In an analysis of a 2023 bill that included similar provisions, the Congressional Budget Office estimated the requirements would apply to 15 million adults per year. A tenth of those would lose access to federal funding. Of those 1.5 million beneficiaries, 900,000 would remain insured through increases in state funding, while 600,000 would become uninsured.

Data from KFF show that among Medicaid beneficiaries who were younger than 65, did not receive disability benefits and were not dually eligible for Medicare, 64% were working at least part-time in 2023, and 28% were not working due to caregiving responsibilities, illness or disability, or school attendance.

There are “a number of [policies] touching Medicaid that we can do that don’t actually [affect] the people that Medicaid was intended for,” Rep. Michael Cloud (R-Texas) said during the Oversight Committee hearing.

Such comments might suggest the budget reconciliation bill could still include constraints on federal funding for the Medicaid expansion population. But amid projections that 20 million people potentially would lose coverage, the idea is not atop the list of considerations.

Supplemental payments

State-directed payments to providers have comprised an increasingly significant part in recent years, and in 2024, the Biden administration issued Medicaid managed care regulations confirming that the ceiling for those payments is equal to the average commercial payment rate.

Members of Congress have not directly commented on whether the payments — which totaled $47.8 billion in FY22, according to estimates from the Medicaid and CHIP Payment and Access Commission (MACPAC) — will be subject to cuts. In theory, reductions could be touted as a way to trim spending without affecting benefit levels. The GAO has expressed the need for more federal oversight of the payments.

“CMS has not taken steps to ensure that [supplemental] payments are economical and efficient at the provider level,” the GAO wrote in its 2025 report. “Implementing this recommendation could help ensure that providers do not receive payments that exceed their cost.”

However, provider advocates have argued that the payments are key to ensuring robust healthcare access for Medicaid beneficiaries.

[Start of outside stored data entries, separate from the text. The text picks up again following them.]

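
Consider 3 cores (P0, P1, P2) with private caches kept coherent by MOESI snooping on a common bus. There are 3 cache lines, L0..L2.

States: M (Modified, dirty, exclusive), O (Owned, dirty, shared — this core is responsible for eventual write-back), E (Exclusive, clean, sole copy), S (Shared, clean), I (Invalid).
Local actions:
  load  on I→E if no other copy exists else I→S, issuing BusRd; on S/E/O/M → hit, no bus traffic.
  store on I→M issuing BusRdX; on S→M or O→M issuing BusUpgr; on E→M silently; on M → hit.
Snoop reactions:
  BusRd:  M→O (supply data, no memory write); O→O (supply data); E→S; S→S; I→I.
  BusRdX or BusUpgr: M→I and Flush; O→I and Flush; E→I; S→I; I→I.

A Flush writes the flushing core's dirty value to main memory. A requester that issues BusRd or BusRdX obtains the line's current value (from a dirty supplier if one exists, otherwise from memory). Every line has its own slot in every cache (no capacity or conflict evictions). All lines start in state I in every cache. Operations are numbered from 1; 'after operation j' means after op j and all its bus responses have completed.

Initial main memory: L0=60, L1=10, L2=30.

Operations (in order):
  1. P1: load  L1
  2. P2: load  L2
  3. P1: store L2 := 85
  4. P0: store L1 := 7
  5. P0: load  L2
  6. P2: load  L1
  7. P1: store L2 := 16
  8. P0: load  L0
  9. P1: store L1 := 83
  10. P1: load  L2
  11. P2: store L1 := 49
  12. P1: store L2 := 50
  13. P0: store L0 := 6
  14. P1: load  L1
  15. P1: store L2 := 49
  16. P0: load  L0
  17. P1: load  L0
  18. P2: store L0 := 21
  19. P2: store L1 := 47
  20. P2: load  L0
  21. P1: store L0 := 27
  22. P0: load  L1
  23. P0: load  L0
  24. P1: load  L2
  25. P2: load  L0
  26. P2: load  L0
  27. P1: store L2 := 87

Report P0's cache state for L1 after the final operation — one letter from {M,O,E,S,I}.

1. P1: load  L1  bus=[BusRd]  L1: P0=I P1=E P2=I  mem[L1]=10
2. P2: load  L2  bus=[BusRd]  L2: P0=I P1=I P2=E  mem[L2]=30
3. P1: store L2 := 85  bus=[BusRdX]  L2: P0=I P1=M P2=I  mem[L2]=30
4. P0: store L1 := 7  bus=[BusRdX]  L1: P0=M P1=I P2=I  mem[L1]=10
5. P0: load  L2  bus=[BusRd]  L2: P0=S P1=O P2=I  mem[L2]=30
6. P2: load  L1  bus=[BusRd]  L1: P0=O P1=I P2=S  mem[L1]=10
7. P1: store L2 := 16  bus=[BusUpgr]  L2: P0=I P1=M P2=I  mem[L2]=30
8. P0: load  L0  bus=[BusRd]  L0: P0=E P1=I P2=I  mem[L0]=60
9. P1: store L1 := 83  bus=[BusRdX,Flush]  L1: P0=I P1=M P2=I  mem[L1]=7
10. P1: load  L2  bus=[-]  L2: P0=I P1=M P2=I  mem[L2]=30
11. P2: store L1 := 49  bus=[BusRdX,Flush]  L1: P0=I P1=I P2=M  mem[L1]=83
12. P1: store L2 := 50  bus=[-]  L2: P0=I P1=M P2=I  mem[L2]=30
13. P0: store L0 := 6  bus=[-]  L0: P0=M P1=I P2=I  mem[L0]=60
14. P1: load  L1  bus=[BusRd]  L1: P0=I P1=S P2=O  mem[L1]=83
15. P1: store L2 := 49  bus=[-]  L2: P0=I P1=M P2=I  mem[L2]=30
16. P0: load  L0  bus=[-]  L0: P0=M P1=I P2=I  mem[L0]=60
17. P1: load  L0  bus=[BusRd]  L0: P0=O P1=S P2=I  mem[L0]=60
18. P2: store L0 := 21  bus=[BusRdX,Flush]  L0: P0=I P1=I P2=M  mem[L0]=6
19. P2: store L1 := 47  bus=[BusUpgr]  L1: P0=I P1=I P2=M  mem[L1]=83
20. P2: load  L0  bus=[-]  L0: P0=I P1=I P2=M  mem[L0]=6
21. P1: store L0 := 27  bus=[BusRdX,Flush]  L0: P0=I P1=M P2=I  mem[L0]=21
22. P0: load  L1  bus=[BusRd]  L1: P0=S P1=I P2=O  mem[L1]=83
23. P0: load  L0  bus=[BusRd]  L0: P0=S P1=O P2=I  mem[L0]=21
24. P1: load  L2  bus=[-]  L2: P0=I P1=M P2=I  mem[L2]=30
25. P2: load  L0  bus=[BusRd]  L0: P0=S P1=O P2=S  mem[L0]=21
26. P2: load  L0  bus=[-]  L0: P0=S P1=O P2=S  mem[L0]=21
27. P1: store L2 := 87  bus=[-]  L2: P0=I P1=M P2=I  mem[L2]=30

state = S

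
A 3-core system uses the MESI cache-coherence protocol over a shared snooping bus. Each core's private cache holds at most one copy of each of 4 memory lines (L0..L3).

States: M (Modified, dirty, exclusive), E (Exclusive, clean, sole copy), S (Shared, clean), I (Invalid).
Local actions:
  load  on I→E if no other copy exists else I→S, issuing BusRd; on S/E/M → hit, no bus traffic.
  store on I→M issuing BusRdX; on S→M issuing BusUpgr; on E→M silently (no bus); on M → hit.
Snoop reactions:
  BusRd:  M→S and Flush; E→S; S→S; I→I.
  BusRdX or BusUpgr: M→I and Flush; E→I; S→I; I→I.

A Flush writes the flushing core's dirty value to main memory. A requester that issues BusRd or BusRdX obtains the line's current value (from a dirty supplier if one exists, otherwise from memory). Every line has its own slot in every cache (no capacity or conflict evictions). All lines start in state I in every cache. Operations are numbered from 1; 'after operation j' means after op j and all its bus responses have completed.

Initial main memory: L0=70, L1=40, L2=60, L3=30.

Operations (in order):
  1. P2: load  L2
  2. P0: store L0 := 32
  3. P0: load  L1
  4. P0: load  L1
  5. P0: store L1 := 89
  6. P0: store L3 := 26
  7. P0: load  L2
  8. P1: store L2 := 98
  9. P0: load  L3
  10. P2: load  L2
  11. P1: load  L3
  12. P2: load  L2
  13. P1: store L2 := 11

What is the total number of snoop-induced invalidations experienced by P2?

invalidations = 2

[1] P2: load  L2 | P0:I, P1:I, P2:E(60) | bus: BusRd
[2] P0: store L0 := 32 | P0:M(32), P1:I, P2:I | bus: BusRdX
[3] P0: load  L1 | P0:E(40), P1:I, P2:I | bus: BusRd
[4] P0: load  L1 | P0:E(40), P1:I, P2:I | bus: none
[5] P0: store L1 := 89 | P0:M(89), P1:I, P2:I | bus: none
[6] P0: store L3 := 26 | P0:M(26), P1:I, P2:I | bus: BusRdX
[7] P0: load  L2 | P0:S(60), P1:I, P2:S(60) | bus: BusRd
[8] P1: store L2 := 98 | P0:I, P1:M(98), P2:I | bus: BusRdX
[9] P0: load  L3 | P0:M(26), P1:I, P2:I | bus: none
[10] P2: load  L2 | P0:I, P1:S(98), P2:S(98) | bus: BusRd,Flush
[11] P1: load  L3 | P0:S(26), P1:S(26), P2:I | bus: BusRd,Flush
[12] P2: load  L2 | P0:I, P1:S(98), P2:S(98) | bus: none
[13] P1: store L2 := 11 | P0:I, P1:M(11), P2:I | bus: BusUpgr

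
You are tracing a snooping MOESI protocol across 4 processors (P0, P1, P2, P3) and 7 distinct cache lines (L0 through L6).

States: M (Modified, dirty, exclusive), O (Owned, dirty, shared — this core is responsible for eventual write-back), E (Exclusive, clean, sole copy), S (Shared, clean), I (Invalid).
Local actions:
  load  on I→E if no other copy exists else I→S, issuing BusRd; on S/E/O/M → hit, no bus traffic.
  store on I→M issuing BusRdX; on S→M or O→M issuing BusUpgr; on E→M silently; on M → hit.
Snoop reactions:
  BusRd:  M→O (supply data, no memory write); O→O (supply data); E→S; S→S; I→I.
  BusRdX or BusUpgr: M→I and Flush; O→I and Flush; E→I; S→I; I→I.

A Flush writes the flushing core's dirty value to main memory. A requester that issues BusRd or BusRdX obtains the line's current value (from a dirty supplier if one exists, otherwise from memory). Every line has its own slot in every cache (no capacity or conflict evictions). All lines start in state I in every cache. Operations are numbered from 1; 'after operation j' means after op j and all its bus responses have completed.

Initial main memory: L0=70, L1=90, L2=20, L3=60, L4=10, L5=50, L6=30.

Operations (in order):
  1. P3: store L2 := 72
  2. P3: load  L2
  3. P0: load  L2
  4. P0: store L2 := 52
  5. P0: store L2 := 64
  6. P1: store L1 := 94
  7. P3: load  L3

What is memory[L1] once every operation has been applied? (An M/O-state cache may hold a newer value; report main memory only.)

memory[L1] = 90

step 1: P3: store L2 := 72  ⟶  IIIM  (L2)  txn=BusRdX  M[L2]=20
step 2: P3: load  L2  ⟶  IIIM  (L2)  txn=∅  M[L2]=20
step 3: P0: load  L2  ⟶  SIIO  (L2)  txn=BusRd  M[L2]=20
step 4: P0: store L2 := 52  ⟶  MIII  (L2)  txn=BusUpgr+Flush  M[L2]=72
step 5: P0: store L2 := 64  ⟶  MIII  (L2)  txn=∅  M[L2]=72
step 6: P1: store L1 := 94  ⟶  IMII  (L1)  txn=BusRdX  M[L1]=90
step 7: P3: load  L3  ⟶  IIIE  (L3)  txn=BusRd  M[L3]=60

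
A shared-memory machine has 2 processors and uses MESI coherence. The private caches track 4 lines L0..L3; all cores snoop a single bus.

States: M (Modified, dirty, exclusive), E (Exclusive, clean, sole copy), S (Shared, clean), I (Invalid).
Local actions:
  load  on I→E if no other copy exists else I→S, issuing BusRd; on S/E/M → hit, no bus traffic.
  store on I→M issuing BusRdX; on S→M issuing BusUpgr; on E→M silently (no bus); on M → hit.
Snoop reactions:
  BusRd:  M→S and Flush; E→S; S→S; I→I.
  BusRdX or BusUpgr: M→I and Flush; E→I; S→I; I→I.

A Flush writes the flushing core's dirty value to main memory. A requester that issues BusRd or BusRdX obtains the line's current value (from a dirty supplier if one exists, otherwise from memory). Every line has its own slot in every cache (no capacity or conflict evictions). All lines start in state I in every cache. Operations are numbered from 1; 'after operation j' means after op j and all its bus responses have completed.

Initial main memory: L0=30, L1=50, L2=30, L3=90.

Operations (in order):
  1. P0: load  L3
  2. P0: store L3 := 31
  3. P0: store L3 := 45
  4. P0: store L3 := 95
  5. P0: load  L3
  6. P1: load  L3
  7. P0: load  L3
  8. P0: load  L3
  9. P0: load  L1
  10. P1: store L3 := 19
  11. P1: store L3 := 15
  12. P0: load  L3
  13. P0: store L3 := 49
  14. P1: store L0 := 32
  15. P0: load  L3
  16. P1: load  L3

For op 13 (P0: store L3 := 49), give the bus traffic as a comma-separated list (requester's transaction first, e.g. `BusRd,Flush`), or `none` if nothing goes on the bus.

step 1: P0: load  L3  ⟶  EI  (L3)  txn=BusRd  M[L3]=90
step 2: P0: store L3 := 31  ⟶  MI  (L3)  txn=∅  M[L3]=90
step 3: P0: store L3 := 45  ⟶  MI  (L3)  txn=∅  M[L3]=90
step 4: P0: store L3 := 95  ⟶  MI  (L3)  txn=∅  M[L3]=90
step 5: P0: load  L3  ⟶  MI  (L3)  txn=∅  M[L3]=90
step 6: P1: load  L3  ⟶  SS  (L3)  txn=BusRd+Flush  M[L3]=95
step 7: P0: load  L3  ⟶  SS  (L3)  txn=∅  M[L3]=95
step 8: P0: load  L3  ⟶  SS  (L3)  txn=∅  M[L3]=95
step 9: P0: load  L1  ⟶  EI  (L1)  txn=BusRd  M[L1]=50
step 10: P1: store L3 := 19  ⟶  IM  (L3)  txn=BusUpgr  M[L3]=95
step 11: P1: store L3 := 15  ⟶  IM  (L3)  txn=∅  M[L3]=95
step 12: P0: load  L3  ⟶  SS  (L3)  txn=BusRd+Flush  M[L3]=15
step 13: P0: store L3 := 49  ⟶  MI  (L3)  txn=BusUpgr  M[L3]=15
step 14: P1: store L0 := 32  ⟶  IM  (L0)  txn=BusRdX  M[L0]=30
step 15: P0: load  L3  ⟶  MI  (L3)  txn=∅  M[L3]=15
step 16: P1: load  L3  ⟶  SS  (L3)  txn=BusRd+Flush  M[L3]=49

bus = BusUpgr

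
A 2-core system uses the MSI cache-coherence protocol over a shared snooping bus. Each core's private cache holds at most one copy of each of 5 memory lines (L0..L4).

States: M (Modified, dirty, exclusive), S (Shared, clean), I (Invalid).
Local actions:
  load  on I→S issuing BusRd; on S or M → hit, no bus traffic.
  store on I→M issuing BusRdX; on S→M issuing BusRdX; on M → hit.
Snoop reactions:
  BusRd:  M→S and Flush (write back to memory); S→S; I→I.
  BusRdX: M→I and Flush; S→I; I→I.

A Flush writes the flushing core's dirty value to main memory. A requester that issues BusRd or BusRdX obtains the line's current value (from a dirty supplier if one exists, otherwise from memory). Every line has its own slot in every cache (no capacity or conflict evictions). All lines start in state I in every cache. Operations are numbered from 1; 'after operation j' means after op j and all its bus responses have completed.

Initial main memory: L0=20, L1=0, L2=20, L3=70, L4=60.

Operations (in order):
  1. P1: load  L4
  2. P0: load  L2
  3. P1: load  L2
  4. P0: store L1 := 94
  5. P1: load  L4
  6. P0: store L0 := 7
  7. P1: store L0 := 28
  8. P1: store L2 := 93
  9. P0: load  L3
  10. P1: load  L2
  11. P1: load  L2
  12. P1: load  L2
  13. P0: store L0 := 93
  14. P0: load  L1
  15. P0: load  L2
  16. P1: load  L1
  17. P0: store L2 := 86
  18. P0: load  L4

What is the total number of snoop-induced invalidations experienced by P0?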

A policymaker with the GAO said the office’s recommendations for improving Medicaid program integrity include better insight into state-directed payments: “Understanding provider taxes and other things that states use to help finance their share,” Jessica Farb, director of healthcare, said during the Oversight Committee hearing.

The 2024 Medicaid managed care regulations established stricter evaluation requirements for the directed payments. The GAO said the regulations will require states to report their actual directed-payment expenditures at the provider level, whereas the traditional approach has been to rely on state estimates in determinations of whether to approve any such payment.

Per an earlier GAO report, actual spending via the payments can far exceed the provided estimates.